Die in der aktuellen Ausstellung präsentierten Messingskulpturen werden im Unterschied zu den Holztafeln ausschließlich horizontal auf Gestellen und Holzsockeln präsentiert. Dem Betrachter wird somit eine Aufsicht aus der Vogelperspektive gewährt, inspiriert durch den Blick aus dem Fenster bei einer Flugreise, auf die der Titel „Architektur II (Flug)“ exemplarisch verweist. Die erste Werkgruppe der auf den Sockeln präsentierten Messingtableaus mit ihren linearen Ritzungen und präzise auf die Oberfläche montierten Platten und Kuben erinnert an minimalistische Architekturmodelle urbaner Landschaften („architectural landscape“ 2008). In einem mehrfach verkleinerten Maßstab eröffnen diese Werke in der Nah- und Fernsicht eine neue Perspektive des Raumes aus Distanz, in der die Landschaft einen zeichenhaften Charakter erhält. In ihrer strengen Reduktion führen diese Skulpturen die Phantasie des Betrachters in utopische Dimensionen und dienen ihm als Projektionsfläche für eigene Raumvorstellungen.
Der Titel „Messgerät“ (2007) der zweiten, auf Holzgestellen präsentierten Werkgruppe verweist auf das aktive Ausrichten, Filtern und Sortieren visueller Erkenntnis. Bei diesen mit Viertel- und Halbkreissegmenten versehenen Messingskulpturen hat sich die Künstlerin von der Kartografie inspirieren lassen, die von jeher einen großen Anteil an unserer Konstruktion von Wirklichkeit hatte, indem sie Wissen nach bestimmten Kriterien wie Glauben, Politik oder Wirtschaft strukturiert und abgebildet hat. Reduziert auf deren wesentliche Merkmale – das Halbrund der Erdkugel, die Projektion in die Fläche, das System der Längen- und Breitengrade sowie Fixpunkte zur Orientierung und Ausrichtung – verweisen Roths Messgeräte als „pars pro toto“ auf die Geschichte der Vermessung der Welt und deren wesentlichen Anteil an unserem Selbst- und Weltverständnis.

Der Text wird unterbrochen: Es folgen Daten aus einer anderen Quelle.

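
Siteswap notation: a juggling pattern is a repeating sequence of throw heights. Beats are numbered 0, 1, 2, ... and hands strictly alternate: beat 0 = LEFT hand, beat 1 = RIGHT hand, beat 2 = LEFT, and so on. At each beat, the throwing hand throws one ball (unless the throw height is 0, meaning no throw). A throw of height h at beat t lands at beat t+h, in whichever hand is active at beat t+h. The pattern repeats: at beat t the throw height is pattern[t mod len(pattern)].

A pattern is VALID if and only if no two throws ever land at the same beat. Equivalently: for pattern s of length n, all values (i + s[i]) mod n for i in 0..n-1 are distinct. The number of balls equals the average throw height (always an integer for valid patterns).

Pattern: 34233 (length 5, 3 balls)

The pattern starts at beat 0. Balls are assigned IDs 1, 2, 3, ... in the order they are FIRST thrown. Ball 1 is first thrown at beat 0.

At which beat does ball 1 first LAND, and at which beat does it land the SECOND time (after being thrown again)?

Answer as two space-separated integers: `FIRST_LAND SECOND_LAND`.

Beat 0 (L): throw ball1 h=3 -> lands@3:R; in-air after throw: [b1@3:R]
Beat 1 (R): throw ball2 h=4 -> lands@5:R; in-air after throw: [b1@3:R b2@5:R]
Beat 2 (L): throw ball3 h=2 -> lands@4:L; in-air after throw: [b1@3:R b3@4:L b2@5:R]
Beat 3 (R): throw ball1 h=3 -> lands@6:L; in-air after throw: [b3@4:L b2@5:R b1@6:L]
Beat 4 (L): throw ball3 h=3 -> lands@7:R; in-air after throw: [b2@5:R b1@6:L b3@7:R]
Beat 5 (R): throw ball2 h=3 -> lands@8:L; in-air after throw: [b1@6:L b3@7:R b2@8:L]
Beat 6 (L): throw ball1 h=4 -> lands@10:L; in-air after throw: [b3@7:R b2@8:L b1@10:L]
Ball 1: thrown@0 h=3 -> first land @3; rethrown@3 h=3 -> second land @6

Answer: 3 6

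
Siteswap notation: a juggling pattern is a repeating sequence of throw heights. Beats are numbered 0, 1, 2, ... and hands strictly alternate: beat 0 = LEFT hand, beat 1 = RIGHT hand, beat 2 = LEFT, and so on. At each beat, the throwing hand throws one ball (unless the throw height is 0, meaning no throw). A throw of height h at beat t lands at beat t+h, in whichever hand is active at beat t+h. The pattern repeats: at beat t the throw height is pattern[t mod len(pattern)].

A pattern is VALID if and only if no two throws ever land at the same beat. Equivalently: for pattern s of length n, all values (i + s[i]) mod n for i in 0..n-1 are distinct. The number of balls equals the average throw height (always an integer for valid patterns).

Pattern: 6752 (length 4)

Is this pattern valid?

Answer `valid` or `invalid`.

i=0: (i + s[i]) mod n = (0 + 6) mod 4 = 2
i=1: (i + s[i]) mod n = (1 + 7) mod 4 = 0
i=2: (i + s[i]) mod n = (2 + 5) mod 4 = 3
i=3: (i + s[i]) mod n = (3 + 2) mod 4 = 1
Residues: [2, 0, 3, 1], distinct: True

Answer: valid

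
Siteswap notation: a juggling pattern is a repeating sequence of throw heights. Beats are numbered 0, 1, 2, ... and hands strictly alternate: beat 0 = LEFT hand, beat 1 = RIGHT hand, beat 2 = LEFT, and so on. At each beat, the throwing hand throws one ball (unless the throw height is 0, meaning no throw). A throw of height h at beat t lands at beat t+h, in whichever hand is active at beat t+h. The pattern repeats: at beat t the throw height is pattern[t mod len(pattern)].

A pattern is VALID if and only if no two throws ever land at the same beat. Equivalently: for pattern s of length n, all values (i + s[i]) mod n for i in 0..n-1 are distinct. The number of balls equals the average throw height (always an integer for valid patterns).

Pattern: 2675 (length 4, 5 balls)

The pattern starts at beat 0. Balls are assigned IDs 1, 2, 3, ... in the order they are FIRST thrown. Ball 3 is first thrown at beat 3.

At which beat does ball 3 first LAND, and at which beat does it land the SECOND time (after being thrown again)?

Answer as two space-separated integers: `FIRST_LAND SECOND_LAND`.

Beat 0 (L): throw ball1 h=2 -> lands@2:L; in-air after throw: [b1@2:L]
Beat 1 (R): throw ball2 h=6 -> lands@7:R; in-air after throw: [b1@2:L b2@7:R]
Beat 2 (L): throw ball1 h=7 -> lands@9:R; in-air after throw: [b2@7:R b1@9:R]
Beat 3 (R): throw ball3 h=5 -> lands@8:L; in-air after throw: [b2@7:R b3@8:L b1@9:R]
Beat 4 (L): throw ball4 h=2 -> lands@6:L; in-air after throw: [b4@6:L b2@7:R b3@8:L b1@9:R]
Beat 5 (R): throw ball5 h=6 -> lands@11:R; in-air after throw: [b4@6:L b2@7:R b3@8:L b1@9:R b5@11:R]
Beat 6 (L): throw ball4 h=7 -> lands@13:R; in-air after throw: [b2@7:R b3@8:L b1@9:R b5@11:R b4@13:R]
Beat 7 (R): throw ball2 h=5 -> lands@12:L; in-air after throw: [b3@8:L b1@9:R b5@11:R b2@12:L b4@13:R]
Beat 8 (L): throw ball3 h=2 -> lands@10:L; in-air after throw: [b1@9:R b3@10:L b5@11:R b2@12:L b4@13:R]
Beat 9 (R): throw ball1 h=6 -> lands@15:R; in-air after throw: [b3@10:L b5@11:R b2@12:L b4@13:R b1@15:R]
Beat 10 (L): throw ball3 h=7 -> lands@17:R; in-air after throw: [b5@11:R b2@12:L b4@13:R b1@15:R b3@17:R]
Ball 3: thrown@3 h=5 -> first land @8; rethrown@8 h=2 -> second land @10

Answer: 8 10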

Auch in den präsentierten, filigranen Zeichnungen in Graphit, Aquarell und Acryl auf Finnpappe und Holz verwendet Barbara Roth Kreissegmente und Raumkoordinaten, erzeugt mittels Kartoncollage reliefartige Strukturen und ahmt durch die Verwendung von Schellack die glatte, seidig glänzende Oberfläche von Kartenpapier nach. In poetischer Loslösung von den historischen Vorlagen verändert die Künstlerin die Umrisse der Kontinente („antarctic“ 2008), lässt sie auseinander driften, wie Wolken über dem Ozean schweben, umhüllt von einem blaugrünen Dunst, auf den der Ausstellungstitel verweist. Dieses Atmosphärische ist auch in ihren Fotografien wiederzufinden, die auf Reisen in den Iran (2006) und nach Japan (2008) entstanden sind. In Miniaturform geben sie weniger konkrete Orte als die Veränderung der Beschaffenheit von Wolken, Wellen, Straßen und Gebirgsformationen je nach Zeitpunkt und Wetterlage wieder. Die Silhouetten von Bergen und Gewässern in Acryl auf Zinkblech bilden dabei das Bindeglied zwischen ihren Fotografien, Zeichnungen und Skulpturen.
Es ist charakteristisch für Barbara Roth, dass sie in all ihren Werken das Kondensat der gesammelten Sinneseindrücke und Informationen gestaltet. Indem sie ihr eigenes Ordnungs- und Zeichensystem entwirft, das in seiner Reduktion dem Betrachter Leerstellen für eigene Projektionen bietet, verdeutlicht sie, dass unsere Wahrnehmung stets ein intelligenter Prozess aktiver Konstruktion ist, den sie spielerisch hinterfragt.